As the United Nations officially kicks off a massive six-year, $2 billion renovation of its New York City headquarters, the project is already mired in controversy.
The so-called Capital Master Plan (CMP), which got underway Monday morning, will upgrade and modernize the U.N.'s 38-story Secretariat building and several supporting structures.
Most of the headquarters complex dates back to the early 1950s and has had little, if any, major maintenance.
The safety of those structures has been the subject of repeated complaints by New York Mayor Michael Bloomberg and Sen. Charles Schumer. The U.N. is laden with asbestos and other building hazards all used during the original construction. Most areas did not even have sprinkler systems in the event of fires.
Only recently did the world body move to install such devices in selected areas of the headquarter's campus. That came after pressure from the Bloomberg administration. The mayor went so far as to prohibit New York school children from taking United Nations tours for fear of their safety.
U.N. employees have often complained about the complex being "rat and mice" infested, with minimal efforts made to address the problem.
The United Nations thwarted several attempts by New York health authorities to inspect the five restaurants serving thousands of staff and the general public daily. New York records revealed that sanitary inspections of the U.N.'s eateries had not taken place for over a decade.
The posh "Delegate's Dining Room," a haven for such celebs as Richard Branson and Naomi Campbell, had throngs of mice seen traversing its main kitchen during overnight hours.
When Newsmax photographed the numerous health violations, including mice droppings inside food preparation equipment, the UN responded by "reviewing" Newsmax's press accreditation.
While the United Nations is considered "international territory" and normally exempt from U.S. laws, that does not apply to issues of health and safety says the State Department. Unofficially, New York City authorities gave the U.N. a safety and health pass on areas not normally accessible to the public.
Only recently had city officials moved to address such issues, and only in areas visited by the public.
During the renovations, more than 11,000 U.N. employees and affiliates will need to be relocated. The organization will accommodate its own internal "refugee" migration by temporarily renting several nearby office buildings and constructing a new office tower on its North Lawn between 45th and 48th Streets in mid-town Manhattan.

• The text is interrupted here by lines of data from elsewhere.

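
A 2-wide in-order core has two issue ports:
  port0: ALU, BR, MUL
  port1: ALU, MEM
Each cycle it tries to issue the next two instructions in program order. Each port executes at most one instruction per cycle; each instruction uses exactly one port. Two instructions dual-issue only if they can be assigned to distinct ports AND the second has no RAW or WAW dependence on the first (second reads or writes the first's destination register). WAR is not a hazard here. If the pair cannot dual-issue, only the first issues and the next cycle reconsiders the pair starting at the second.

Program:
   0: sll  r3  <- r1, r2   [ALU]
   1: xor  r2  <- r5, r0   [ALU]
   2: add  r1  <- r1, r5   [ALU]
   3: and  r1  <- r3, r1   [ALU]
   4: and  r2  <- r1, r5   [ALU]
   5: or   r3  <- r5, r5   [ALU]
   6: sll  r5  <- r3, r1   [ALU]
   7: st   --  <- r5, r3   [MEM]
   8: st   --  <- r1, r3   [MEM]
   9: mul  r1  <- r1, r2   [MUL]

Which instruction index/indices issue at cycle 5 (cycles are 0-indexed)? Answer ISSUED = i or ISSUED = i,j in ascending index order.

ISSUED = 7

#0 head=0: sll.ALU xor.ALU i0+i1 pair
#1 head=2: add.ALU i2 RAW+WAW r1
#2 head=3: and.ALU i3 RAW r1
#3 head=4: and.ALU or.ALU i4+i5 pair
#4 head=6: sll.ALU i6 RAW r5
#5 head=7: st.MEM i7 no-port MEM/MEM
#6 head=8: st.MEM mul.MUL i8+i9 pair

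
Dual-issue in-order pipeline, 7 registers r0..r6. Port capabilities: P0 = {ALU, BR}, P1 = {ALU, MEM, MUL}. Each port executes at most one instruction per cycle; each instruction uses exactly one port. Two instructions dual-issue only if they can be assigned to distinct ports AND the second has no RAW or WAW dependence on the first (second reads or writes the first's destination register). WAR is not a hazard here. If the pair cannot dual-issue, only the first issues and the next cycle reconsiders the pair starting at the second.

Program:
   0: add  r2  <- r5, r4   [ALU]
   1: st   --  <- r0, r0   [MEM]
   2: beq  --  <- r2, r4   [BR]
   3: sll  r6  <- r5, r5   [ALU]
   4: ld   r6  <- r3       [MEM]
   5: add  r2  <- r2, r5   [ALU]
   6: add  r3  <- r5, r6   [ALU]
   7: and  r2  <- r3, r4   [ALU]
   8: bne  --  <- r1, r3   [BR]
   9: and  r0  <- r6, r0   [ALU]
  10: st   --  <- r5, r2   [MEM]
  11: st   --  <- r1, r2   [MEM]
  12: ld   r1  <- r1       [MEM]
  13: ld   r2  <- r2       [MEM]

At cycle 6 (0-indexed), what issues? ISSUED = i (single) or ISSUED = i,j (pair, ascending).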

U.N. sources tell Newsmax that the project, which officially starts just this week, is already more than $250 million over budget.
Though the United Nations has had problems raising the $2 billion needed for the renovations, it seems that squandering a reported $80,000 for "celebrations" related to the CMP's "official" kickoff was no problem.

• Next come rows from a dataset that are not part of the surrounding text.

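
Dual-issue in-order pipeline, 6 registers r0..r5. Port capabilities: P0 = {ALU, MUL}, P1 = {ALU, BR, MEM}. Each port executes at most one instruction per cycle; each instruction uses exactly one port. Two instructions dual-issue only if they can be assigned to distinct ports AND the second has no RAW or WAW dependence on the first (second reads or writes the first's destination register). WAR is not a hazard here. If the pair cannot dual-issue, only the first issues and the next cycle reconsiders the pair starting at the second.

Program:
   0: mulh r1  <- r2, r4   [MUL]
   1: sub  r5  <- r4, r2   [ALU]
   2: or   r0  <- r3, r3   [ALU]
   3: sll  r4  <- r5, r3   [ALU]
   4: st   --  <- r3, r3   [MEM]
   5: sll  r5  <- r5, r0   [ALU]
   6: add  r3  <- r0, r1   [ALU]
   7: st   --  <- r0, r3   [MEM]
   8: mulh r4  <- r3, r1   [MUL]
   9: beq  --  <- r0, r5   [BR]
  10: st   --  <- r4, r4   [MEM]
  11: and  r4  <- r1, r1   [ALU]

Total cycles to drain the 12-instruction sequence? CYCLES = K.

CYCLES = 7

  cy0 -> i0/i1 (mulh.MUL/sub.ALU) dual
  cy1 -> i2/i3 (or.ALU/sll.ALU) dual
  cy2 -> i4/i5 (st.MEM/sll.ALU) dual
  cy3 -> i6 (add.ALU) RAW r3
  cy4 -> i7/i8 (st.MEM/mulh.MUL) dual
  cy5 -> i9 (beq.BR) no-port BR/MEM
  cy6 -> i10/i11 (st.MEM/and.ALU) dual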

Unlike previous UN "parties" where "private" donations have been sought to defray expenses, the CMP bash is being financed directly from funds "earmarked" for the reconstruction, explain U.N. sources.
With the renovations about to begin, Newsmax been told that several "unanticipated" problems have surfaced.
Among the challenges facing the U.N. construction crews:
1. The land on the U.N.'s north lawn where a new multistory temporary office center is to be built may not be strong enough to support it.
Unless modifications to the building or the land it will be built on are made, leaks (or worse) from the nearby East River could occur.
2. Numerous rare trees that sit on the same tract of land will need to be relocated. Word at the U.N. is that this problem will cost the organization at least $1 million in unanticipated costs. Moreover, numerous trees will not be saved.
3. Several of the existing office buildings the U.N. plans to move into do not meet safety and health codes.
Last week, officials ordered a temporary halt on the move into at least one of the temporary buildings. The U.N., it is reported, did not have the proper renovation certtificates.
4. In one of those buildings, word at the UN is industrial "radioactive" waste (from a previous tenant) has been discovered. It is not clear just how hazardous the waste is nor how it will be removed.
The U.N. Staff Union, which represents more than 5,000 workers at the New York campus, is said to reviewing the situation.
Both Bloomberg and U.S.-U.N. Ambassador Zalmay Khalilzad were conspicuous no-shows at the Monday groundbreaking ceremony.